Apesar de todas as qualidades desta bebida, nunca é demais alertar para os perigos de um consumo abusivo de álcool, pelo que a responsabilidade e moderação são tónicas indispensáveis quando se fala em beber cerveja.



11.4.2005
 
   
Cerveja & Saúde

CERVEJA É MAIS NUTRITIVA - Nova Tabela de Composição dos Alimentos revela vantagens das bebidas fermentadas sobre as destiladas
Os indicadores nutricionais das bebidas fermentadas, como o vinho e a cerveja, apresentam valores muito superiores, a todos os níveis, quando comparados com os valores recolhidos a partir das bebidas destiladas, como vodka, uísque e licores. Esta é a principal conclusão retirada do capítulo dedicado às bebidas alcoólicas, presente na nova “Tabela da Composição de Alimentos” recentemente publicada pelo Instituto Nacional de Saúde Dr. Ricardo Jorge (INSA).

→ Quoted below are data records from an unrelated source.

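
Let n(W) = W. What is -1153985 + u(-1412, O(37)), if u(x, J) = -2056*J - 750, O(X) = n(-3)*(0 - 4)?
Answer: -1179407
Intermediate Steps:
O(X) = 12 (O(X) = -3*(0 - 4) = -3*(-4) = 12)
u(x, J) = -750 - 2056*J
-1153985 + u(-1412, O(37)) = -1153985 + (-750 - 2056*12) = -1153985 + (-750 - 24672) = -1153985 - 25422 = -1179407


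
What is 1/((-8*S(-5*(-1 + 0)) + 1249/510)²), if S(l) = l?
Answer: 260100/366760801 ≈ 0.00070918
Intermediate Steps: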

O valor nutricional da cerveja ressalta sobretudo quando comparado com o das bebidas destiladas e as não fermentadas em relação à presença de vitaminas e minerais, já que a cerveja contém alguns nutrientes essenciais ao organismo, tais como potássio, magnésio, cálcio e sódio, em contraponto com os valores obtidos pelas bebidas destiladas que, regra geral, apresentam um valor nulo nestes indicadores.

A cerveja contém também uma maior incidência de vitaminas, particularmente do grupo B e um interessante índice de folatos, uma vitamina de particular importância que não é encontrada em mais nenhuma bebida destilada ou fermentada. No caso das bebidas destiladas, estas apresentam um valor zero de conteúdo nutricional referente a todas as vitaminas.

Os índices de prevalência de proteína, na cerveja, são igualmente superiores aos apresentados pelas restantes bebidas alcoólicas. As bebidas destiladas são caracterizadas, também nesta variável, por uma quase nulidade de valores nutricionais.

A cerveja é ainda a bebida que, em comparação com as restantes fermentadas e destiladas, tem uma menor concentração de calorias. As cervejas contêm, em média, cerca de seis vezes menos calorias do que as bebidas destiladas, por cada 100ml.

O nível de álcool da cerveja é também muito inferior ao das restantes bebidas alcoólicas referidas.

A Tabela da Composição de Alimentos agora publicada vem, de forma clara e baseada em critérios científicos comprovados, atestar os valores nutricionais da cerveja como uma bebida alcoólica em que a prevalência de nutrientes derivados da cevada e do lúpulo, atribui a esta bebida algumas especificidades alimentares, com evidentes benefícios nutricionais para a saúde humana, desde que consumida com moderação e associada estilos de vida saudáveis.

Conforme se lê na introdução do documento do INSA, “A informação sobre a composição química dos alimentos serve de base, entre outros aspectos, à caracterização dos problemas nutricionais, à elaboração de legislação e de políticas de nutrição e ao estudo da relação entre alimentação e estado de saúde ou doenças de indivíduos e populações.” Segundo o Dr. Fernando Pereira, Director do INSA, “nas últimas décadas a maior parte das decisões sobre política e educação alimentar baseiam-se em dados antigos, como o Inquérito Alimentar Nacional de 1980 e a Tabela da Composição de Alimentos de 1977, ou em dados produzidos noutros países.”